India's environment court has slammed the government over the capital's horrendous air pollution, which it said was "getting worse" every day, and ordered a string of measures to bring it down.
The National Green Tribunal directed all vehicles older than 15 years be taken off New Delhi roads, pollution checks undertaken for all state-run buses and air purifiers installed at the city's busy markets.
Environmentalists welcomed Thursday the decision, saying policy makers were failing to heed the "emergency" facing the city of 17 million people.
"We applaud the tribunal's urgency on Delhi's pollution which is reaching toxic levels," Chandra Bhushan, deputy director general of the Delhi-based Centre for Science and Environment.
"But the measures need to go further to deal with issues like the 1,000 new vehicles coming onto the roads each day," he told AFP.
"The government has a legal obligation to introduce the tribunal's measures," he added.
The tribunal hit out at Prime Minister Narendra Modi's government for failing to provide to the court any "substantive" action plans to tackle Delhi's smog-filled air despite requests.
"Nothing substantive has been suggested ... for providing and controlling air pollution in Delhi primarily resulting from vehicular pollution and burning of plastics and other materials in (the) open," the tribunal said in a ruling on Wednesday.
"It is undisputed and in fact unquestionable that the air pollution of (National Capital Territory) NCT, Delhi is getting worse with each passing day," it said.
The WHO said Delhi had the world's highest annual average concentration of small airborne particles known as PM2.5, following a study this year of 1,600 cities across the globe.
These extremely fine particles of less than 2.5 micrometres in diameter are linked with increased rates of chronic bronchitis, lung cancer and heart disease as they penetrate deep into the lungs and can pass into the bloodstream.

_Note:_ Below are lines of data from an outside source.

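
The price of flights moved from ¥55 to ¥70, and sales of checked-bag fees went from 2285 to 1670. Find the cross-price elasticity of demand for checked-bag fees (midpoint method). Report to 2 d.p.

-1.30

ΔQ_x = 1670 − 2285 = -615; ΔP_y = 70 − 55 = 15.
Midpoints: P̄_y = 62.50, Q̄_x = 1977.5.
ε_xy = (ΔQ_x/ΔP_y)(P̄_y/Q̄_x) = (-615/15)(62.50/1977.5).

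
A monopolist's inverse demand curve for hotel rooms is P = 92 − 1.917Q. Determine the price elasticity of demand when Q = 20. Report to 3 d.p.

At Q = 20, P = 92 − 1.917(20) = 53.66.
dP/dQ = −1.917, so dQ/dP = 1/(−1.917) = -0.522.
ε = (dQ/dP)(P/Q) = (-0.522)(53.66/20).

-1.400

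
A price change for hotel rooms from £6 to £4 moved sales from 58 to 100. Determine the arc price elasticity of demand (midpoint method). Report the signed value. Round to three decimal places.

-1.329

ΔQ = 100 − 58 = 42; ΔP = 4 − 6 = -2.
Midpoints: P̄ = 5.00, Q̄ = 79.0.
ε = (ΔQ/ΔP)(P̄/Q̄) = (42/-2)(5.00/79.0).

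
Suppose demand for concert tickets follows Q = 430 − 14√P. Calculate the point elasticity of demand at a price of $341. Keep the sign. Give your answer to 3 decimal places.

-0.754

At P = 341, Q = 171.473.
dQ/dP = −14/(2√P) = -0.379.
ε = (dQ/dP)(P/Q) = (-0.379)(341/171.473).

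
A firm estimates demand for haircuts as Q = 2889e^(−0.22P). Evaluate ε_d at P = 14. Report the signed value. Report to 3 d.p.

-3.080

At P = 14, Q = 132.776.
dQ/dP = −0.22·2889e^(−0.22P) = −0.22Q = -29.211.
ε = (dQ/dP)(P/Q) = (-29.211)(14/132.776).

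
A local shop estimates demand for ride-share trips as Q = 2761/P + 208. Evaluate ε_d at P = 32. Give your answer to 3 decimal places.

At P = 32, Q = 294.281.
dQ/dP = −2761/P² = -2.696.
ε = (dQ/dP)(P/Q) = (-2.696)(32/294.281).

-0.293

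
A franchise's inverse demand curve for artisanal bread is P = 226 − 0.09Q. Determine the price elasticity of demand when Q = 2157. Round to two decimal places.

At Q = 2157, P = 226 − 0.09(2157) = 31.87.
dP/dQ = −0.09, so dQ/dP = 1/(−0.09) = -11.111.
ε = (dQ/dP)(P/Q) = (-11.111)(31.87/2157).

-0.16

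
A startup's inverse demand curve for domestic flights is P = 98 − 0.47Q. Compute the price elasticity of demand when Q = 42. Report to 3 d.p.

-3.965

At Q = 42, P = 98 − 0.47(42) = 78.26.
dP/dQ = −0.47, so dQ/dP = 1/(−0.47) = -2.128.
ε = (dQ/dP)(P/Q) = (-2.128)(78.26/42).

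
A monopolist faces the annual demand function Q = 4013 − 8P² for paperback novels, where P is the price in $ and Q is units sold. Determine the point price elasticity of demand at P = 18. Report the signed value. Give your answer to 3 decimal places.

At P = 18, Q = 1421.
dQ/dP = −16P = -288.
ε = (dQ/dP)(P/Q) = (-288)(18/1421).

-3.648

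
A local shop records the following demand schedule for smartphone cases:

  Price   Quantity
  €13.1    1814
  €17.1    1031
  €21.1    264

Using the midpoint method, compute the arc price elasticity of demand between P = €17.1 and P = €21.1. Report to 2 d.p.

-5.66

At P = 17.1, Q = 1031; at P = 21.1, Q = 264.
ΔQ = -767, ΔP = 4.0. Midpoints: P̄ = 19.10, Q̄ = 647.5.
ε = (ΔQ/ΔP)(P̄/Q̄) = (-767/4.0)(19.10/647.5).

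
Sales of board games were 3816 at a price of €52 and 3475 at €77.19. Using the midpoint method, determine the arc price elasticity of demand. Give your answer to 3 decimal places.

ΔQ = 3475 − 3816 = -341; ΔP = 77.19 − 52 = 25.19.
Midpoints: P̄ = 64.59, Q̄ = 3645.5.
ε = (ΔQ/ΔP)(P̄/Q̄) = (-341/25.19)(64.59/3645.5).

-0.240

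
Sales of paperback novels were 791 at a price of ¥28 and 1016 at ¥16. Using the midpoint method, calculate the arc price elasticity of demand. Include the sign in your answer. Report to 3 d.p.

ΔQ = 1016 − 791 = 225; ΔP = 16 − 28 = -12.
Midpoints: P̄ = 22.00, Q̄ = 903.5.
ε = (ΔQ/ΔP)(P̄/Q̄) = (225/-12)(22.00/903.5).

-0.457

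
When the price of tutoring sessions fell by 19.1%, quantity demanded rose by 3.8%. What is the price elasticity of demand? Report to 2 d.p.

-0.20

ε = %ΔQ / %ΔP = (3.8)/(-19.1) = -0.199.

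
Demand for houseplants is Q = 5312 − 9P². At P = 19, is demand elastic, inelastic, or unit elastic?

Q = 2063, dQ/dP = -342.
ε = (dQ/dP)(P/Q) ≈ -3.150.
|ε| = 3.15 > 1.

elastic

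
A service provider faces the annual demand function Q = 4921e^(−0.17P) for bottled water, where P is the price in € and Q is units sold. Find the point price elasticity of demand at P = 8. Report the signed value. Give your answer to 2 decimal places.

-1.36

At P = 8, Q = 1263.028.
dQ/dP = −0.17·4921e^(−0.17P) = −0.17Q = -214.715.
ε = (dQ/dP)(P/Q) = (-214.715)(8/1263.028).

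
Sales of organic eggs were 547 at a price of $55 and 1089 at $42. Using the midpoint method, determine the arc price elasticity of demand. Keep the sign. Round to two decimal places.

ΔQ = 1089 − 547 = 542; ΔP = 42 − 55 = -13.
Midpoints: P̄ = 48.50, Q̄ = 818.0.
ε = (ΔQ/ΔP)(P̄/Q̄) = (542/-13)(48.50/818.0).

-2.47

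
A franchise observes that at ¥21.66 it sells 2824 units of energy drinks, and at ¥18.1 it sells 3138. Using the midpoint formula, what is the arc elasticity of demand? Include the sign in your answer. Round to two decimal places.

ΔQ = 3138 − 2824 = 314; ΔP = 18.1 − 21.66 = -3.56.
Midpoints: P̄ = 19.88, Q̄ = 2981.0.
ε = (ΔQ/ΔP)(P̄/Q̄) = (314/-3.56)(19.88/2981.0).

-0.59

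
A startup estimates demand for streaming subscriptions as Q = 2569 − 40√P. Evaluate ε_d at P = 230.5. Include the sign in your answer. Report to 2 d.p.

At P = 230.5, Q = 1961.711.
dQ/dP = −40/(2√P) = -1.317.
ε = (dQ/dP)(P/Q) = (-1.317)(230.5/1961.711).
|ε| < 1, so demand is inelastic at this price.

-0.15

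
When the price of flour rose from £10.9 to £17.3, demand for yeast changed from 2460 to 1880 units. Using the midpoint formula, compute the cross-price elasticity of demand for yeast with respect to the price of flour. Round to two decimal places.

-0.59

ΔQ_x = 1880 − 2460 = -580; ΔP_y = 17.3 − 10.9 = 6.4.
Midpoints: P̄_y = 14.10, Q̄_x = 2170.0.
ε_xy = (ΔQ_x/ΔP_y)(P̄_y/Q̄_x) = (-580/6.4)(14.10/2170.0).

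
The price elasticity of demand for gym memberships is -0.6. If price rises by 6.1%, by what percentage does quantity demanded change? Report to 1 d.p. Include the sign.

-3.7%

%ΔQ ≈ ε × %ΔP = (-0.6)(6.1%) = -3.66%.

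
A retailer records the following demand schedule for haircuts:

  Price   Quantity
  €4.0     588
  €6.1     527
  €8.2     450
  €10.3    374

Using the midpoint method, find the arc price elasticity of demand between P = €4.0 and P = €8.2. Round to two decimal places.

At P = 4.0, Q = 588; at P = 8.2, Q = 450.
ΔQ = -138, ΔP = 4.2. Midpoints: P̄ = 6.10, Q̄ = 519.0.
ε = (ΔQ/ΔP)(P̄/Q̄) = (-138/4.2)(6.10/519.0).

-0.39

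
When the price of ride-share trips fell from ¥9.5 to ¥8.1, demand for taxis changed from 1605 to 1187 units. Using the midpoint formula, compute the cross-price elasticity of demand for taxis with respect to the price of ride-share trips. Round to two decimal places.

ΔQ_x = 1187 − 1605 = -418; ΔP_y = 8.1 − 9.5 = -1.4.
Midpoints: P̄_y = 8.80, Q̄_x = 1396.0.
ε_xy = (ΔQ_x/ΔP_y)(P̄_y/Q̄_x) = (-418/-1.4)(8.80/1396.0).

1.88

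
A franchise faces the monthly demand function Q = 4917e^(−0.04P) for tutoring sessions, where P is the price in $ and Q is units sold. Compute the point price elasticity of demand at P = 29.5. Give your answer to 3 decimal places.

At P = 29.5, Q = 1510.890.
dQ/dP = −0.04·4917e^(−0.04P) = −0.04Q = -60.436.
ε = (dQ/dP)(P/Q) = (-60.436)(29.5/1510.890).
|ε| > 1, so demand is elastic at this price.

-1.180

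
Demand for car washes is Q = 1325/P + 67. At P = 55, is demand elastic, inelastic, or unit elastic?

inelastic

Q = 91.091, dQ/dP = -0.438.
ε = (dQ/dP)(P/Q) ≈ -0.264.
|ε| = 0.26 < 1.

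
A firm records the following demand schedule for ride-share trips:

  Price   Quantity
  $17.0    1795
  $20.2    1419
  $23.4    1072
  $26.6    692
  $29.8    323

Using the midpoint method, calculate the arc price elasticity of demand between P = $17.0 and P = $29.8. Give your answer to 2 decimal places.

-2.54

At P = 17.0, Q = 1795; at P = 29.8, Q = 323.
ΔQ = -1472, ΔP = 12.8. Midpoints: P̄ = 23.40, Q̄ = 1059.0.
ε = (ΔQ/ΔP)(P̄/Q̄) = (-1472/12.8)(23.40/1059.0).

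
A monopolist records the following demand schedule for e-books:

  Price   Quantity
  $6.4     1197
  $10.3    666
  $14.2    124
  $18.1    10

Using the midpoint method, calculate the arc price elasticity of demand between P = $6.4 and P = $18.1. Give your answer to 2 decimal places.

-2.06

At P = 6.4, Q = 1197; at P = 18.1, Q = 10.
ΔQ = -1187, ΔP = 11.7. Midpoints: P̄ = 12.25, Q̄ = 603.5.
ε = (ΔQ/ΔP)(P̄/Q̄) = (-1187/11.7)(12.25/603.5).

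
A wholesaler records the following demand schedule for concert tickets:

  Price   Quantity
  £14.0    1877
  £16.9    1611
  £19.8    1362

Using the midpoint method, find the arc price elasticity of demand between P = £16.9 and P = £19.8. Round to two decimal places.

-1.06

At P = 16.9, Q = 1611; at P = 19.8, Q = 1362.
ΔQ = -249, ΔP = 2.9. Midpoints: P̄ = 18.35, Q̄ = 1486.5.
ε = (ΔQ/ΔP)(P̄/Q̄) = (-249/2.9)(18.35/1486.5).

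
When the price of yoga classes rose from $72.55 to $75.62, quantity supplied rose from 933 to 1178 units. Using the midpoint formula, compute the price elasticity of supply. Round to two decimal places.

ΔQ = 1178 − 933 = 245; ΔP = 75.62 − 72.55 = 3.07.
Midpoints: P̄ = 74.09, Q̄ = 1055.5.
ε_s = (ΔQ/ΔP)(P̄/Q̄) = (245/3.07)(74.09/1055.5).

5.60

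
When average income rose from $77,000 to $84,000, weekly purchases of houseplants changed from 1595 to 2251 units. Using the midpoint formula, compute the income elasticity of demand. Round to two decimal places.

3.92

ΔQ = 656, ΔI = 7000. Midpoints: Ī = 80,500, Q̄ = 1923.0.
ε_I = (ΔQ/ΔI)(Ī/Q̄) = (656/7000)(80500/1923.0).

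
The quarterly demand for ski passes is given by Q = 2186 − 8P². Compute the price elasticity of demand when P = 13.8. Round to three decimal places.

-4.599

At P = 13.8, Q = 662.480.
dQ/dP = −16P = -220.800.
ε = (dQ/dP)(P/Q) = (-220.800)(13.8/662.480).
|ε| > 1, so demand is elastic at this price.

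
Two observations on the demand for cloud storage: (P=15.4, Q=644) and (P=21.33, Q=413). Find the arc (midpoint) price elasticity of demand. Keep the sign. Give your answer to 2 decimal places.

ΔQ = 413 − 644 = -231; ΔP = 21.33 − 15.4 = 5.93.
Midpoints: P̄ = 18.36, Q̄ = 528.5.
ε = (ΔQ/ΔP)(P̄/Q̄) = (-231/5.93)(18.36/528.5).

-1.35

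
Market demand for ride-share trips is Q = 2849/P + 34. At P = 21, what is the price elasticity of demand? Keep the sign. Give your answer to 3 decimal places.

-0.800

At P = 21, Q = 169.667.
dQ/dP = −2849/P² = -6.460.
ε = (dQ/dP)(P/Q) = (-6.460)(21/169.667).
|ε| < 1, so demand is inelastic at this price.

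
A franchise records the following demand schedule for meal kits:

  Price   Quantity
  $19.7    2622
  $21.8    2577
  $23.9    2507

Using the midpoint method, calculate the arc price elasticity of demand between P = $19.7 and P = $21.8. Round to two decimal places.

At P = 19.7, Q = 2622; at P = 21.8, Q = 2577.
ΔQ = -45, ΔP = 2.1. Midpoints: P̄ = 20.75, Q̄ = 2599.5.
ε = (ΔQ/ΔP)(P̄/Q̄) = (-45/2.1)(20.75/2599.5).

-0.17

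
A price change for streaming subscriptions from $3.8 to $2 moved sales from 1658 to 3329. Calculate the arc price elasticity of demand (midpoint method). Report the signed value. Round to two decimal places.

-1.08

ΔQ = 3329 − 1658 = 1671; ΔP = 2 − 3.8 = -1.8.
Midpoints: P̄ = 2.90, Q̄ = 2493.5.
ε = (ΔQ/ΔP)(P̄/Q̄) = (1671/-1.8)(2.90/2493.5).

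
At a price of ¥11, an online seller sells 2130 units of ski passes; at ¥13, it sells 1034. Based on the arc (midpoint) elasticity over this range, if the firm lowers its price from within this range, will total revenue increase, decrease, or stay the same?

Arc ε = (-1096/2)(12.00/1582.0) ≈ -4.157.
|ε| = 4.16 > 1, so demand is elastic. A price cut therefore raises total revenue.

increase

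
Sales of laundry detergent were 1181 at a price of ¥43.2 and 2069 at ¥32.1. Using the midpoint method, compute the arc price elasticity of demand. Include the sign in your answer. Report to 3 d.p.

ΔQ = 2069 − 1181 = 888; ΔP = 32.1 − 43.2 = -11.1.
Midpoints: P̄ = 37.65, Q̄ = 1625.0.
ε = (ΔQ/ΔP)(P̄/Q̄) = (888/-11.1)(37.65/1625.0).

-1.854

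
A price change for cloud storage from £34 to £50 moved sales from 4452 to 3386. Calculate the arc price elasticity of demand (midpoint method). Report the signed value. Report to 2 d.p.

-0.71

ΔQ = 3386 − 4452 = -1066; ΔP = 50 − 34 = 16.
Midpoints: P̄ = 42.00, Q̄ = 3919.0.
ε = (ΔQ/ΔP)(P̄/Q̄) = (-1066/16)(42.00/3919.0).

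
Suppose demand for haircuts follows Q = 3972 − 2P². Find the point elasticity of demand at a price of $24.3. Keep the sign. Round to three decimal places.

At P = 24.3, Q = 2791.020.
dQ/dP = −4P = -97.200.
ε = (dQ/dP)(P/Q) = (-97.200)(24.3/2791.020).
|ε| < 1, so demand is inelastic at this price.

-0.846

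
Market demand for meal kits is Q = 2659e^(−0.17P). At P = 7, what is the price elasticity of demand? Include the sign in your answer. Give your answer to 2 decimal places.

-1.19

At P = 7, Q = 808.924.
dQ/dP = −0.17·2659e^(−0.17P) = −0.17Q = -137.517.
ε = (dQ/dP)(P/Q) = (-137.517)(7/808.924).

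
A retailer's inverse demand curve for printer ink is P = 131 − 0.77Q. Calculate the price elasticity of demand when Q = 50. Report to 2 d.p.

-2.40

At Q = 50, P = 131 − 0.77(50) = 92.50.
dP/dQ = −0.77, so dQ/dP = 1/(−0.77) = -1.299.
ε = (dQ/dP)(P/Q) = (-1.299)(92.50/50).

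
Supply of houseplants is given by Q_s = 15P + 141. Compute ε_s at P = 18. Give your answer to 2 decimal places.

At P = 18, Q_s = 411.
dQ_s/dP = 15.
ε_s = (dQ_s/dP)(P/Q_s) = (15)(18/411).

0.66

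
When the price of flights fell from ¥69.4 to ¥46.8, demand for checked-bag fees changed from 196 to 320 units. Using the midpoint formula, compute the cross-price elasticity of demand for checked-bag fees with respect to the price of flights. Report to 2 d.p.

-1.24

ΔQ_x = 320 − 196 = 124; ΔP_y = 46.8 − 69.4 = -22.6.
Midpoints: P̄_y = 58.10, Q̄_x = 258.0.
ε_xy = (ΔQ_x/ΔP_y)(P̄_y/Q̄_x) = (124/-22.6)(58.10/258.0).
ε_xy < 0, so the goods are complements.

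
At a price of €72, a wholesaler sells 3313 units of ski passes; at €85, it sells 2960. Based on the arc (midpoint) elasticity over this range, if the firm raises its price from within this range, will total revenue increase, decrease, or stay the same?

increase

Arc ε = (-353/13)(78.50/3136.5) ≈ -0.680.
|ε| = 0.68 < 1, so demand is inelastic. A price rise therefore raises total revenue.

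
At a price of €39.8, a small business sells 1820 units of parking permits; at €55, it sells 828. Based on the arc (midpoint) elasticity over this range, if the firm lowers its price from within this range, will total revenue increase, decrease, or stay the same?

Arc ε = (-992/15.2)(47.40/1324.0) ≈ -2.336.
|ε| = 2.34 > 1, so demand is elastic. A price cut therefore raises total revenue.

increase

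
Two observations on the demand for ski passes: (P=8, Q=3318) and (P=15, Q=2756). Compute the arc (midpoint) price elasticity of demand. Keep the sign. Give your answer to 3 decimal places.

-0.304

ΔQ = 2756 − 3318 = -562; ΔP = 15 − 8 = 7.
Midpoints: P̄ = 11.50, Q̄ = 3037.0.
ε = (ΔQ/ΔP)(P̄/Q̄) = (-562/7)(11.50/3037.0).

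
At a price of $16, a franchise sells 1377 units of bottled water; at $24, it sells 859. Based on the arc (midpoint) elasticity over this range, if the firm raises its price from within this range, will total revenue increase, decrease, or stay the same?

Arc ε = (-518/8)(20.00/1118.0) ≈ -1.158.
|ε| = 1.16 > 1, so demand is elastic. A price rise therefore reduces total revenue.

decrease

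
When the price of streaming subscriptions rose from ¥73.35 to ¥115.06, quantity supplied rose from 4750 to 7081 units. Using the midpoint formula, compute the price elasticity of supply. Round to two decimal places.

0.89

ΔQ = 7081 − 4750 = 2331; ΔP = 115.06 − 73.35 = 41.71.
Midpoints: P̄ = 94.20, Q̄ = 5915.5.
ε_s = (ΔQ/ΔP)(P̄/Q̄) = (2331/41.71)(94.20/5915.5).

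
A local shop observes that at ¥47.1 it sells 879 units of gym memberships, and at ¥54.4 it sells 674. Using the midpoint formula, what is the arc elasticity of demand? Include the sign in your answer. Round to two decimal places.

ΔQ = 674 − 879 = -205; ΔP = 54.4 − 47.1 = 7.3.
Midpoints: P̄ = 50.75, Q̄ = 776.5.
ε = (ΔQ/ΔP)(P̄/Q̄) = (-205/7.3)(50.75/776.5).

-1.84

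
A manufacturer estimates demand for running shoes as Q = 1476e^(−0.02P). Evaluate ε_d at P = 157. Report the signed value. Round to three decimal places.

At P = 157, Q = 63.885.
dQ/dP = −0.02·1476e^(−0.02P) = −0.02Q = -1.278.
ε = (dQ/dP)(P/Q) = (-1.278)(157/63.885).

-3.140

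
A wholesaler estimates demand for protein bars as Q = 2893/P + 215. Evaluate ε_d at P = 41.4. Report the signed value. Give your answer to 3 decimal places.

At P = 41.4, Q = 284.879.
dQ/dP = −2893/P² = -1.688.
ε = (dQ/dP)(P/Q) = (-1.688)(41.4/284.879).
|ε| < 1, so demand is inelastic at this price.

-0.245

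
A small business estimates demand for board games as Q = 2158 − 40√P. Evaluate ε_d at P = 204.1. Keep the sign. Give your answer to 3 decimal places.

At P = 204.1, Q = 1586.546.
dQ/dP = −40/(2√P) = -1.400.
ε = (dQ/dP)(P/Q) = (-1.400)(204.1/1586.546).
|ε| < 1, so demand is inelastic at this price.

-0.180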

Delhi authorities have disputed the WHO's report and bristled at suggestions the capital was worse than Beijing, where thick smog has triggered public health warnings and concerns that are mostly absent in Delhi.
The tribunal, in a case filed by a lawyer and activist, directed authorities to crack down on burning rubbish in the open, construct cycle tracks and bypasses for heavy vehicles.
"It is a constitutional and statutory duty of all the authorities and ministries to provide clean air to the people to breathe," it said.
The small particles blighting the air of Delhi and other major developing cities around the world are often dust from construction sites, pollution from diesel engines or industrial emissions.
The Indian capital also suffers from atmospheric dust blown in from the deserts of the western state of Rajasthan, as well as pollution from open fires lit by the urban poor to keep warm in winter or to cook food.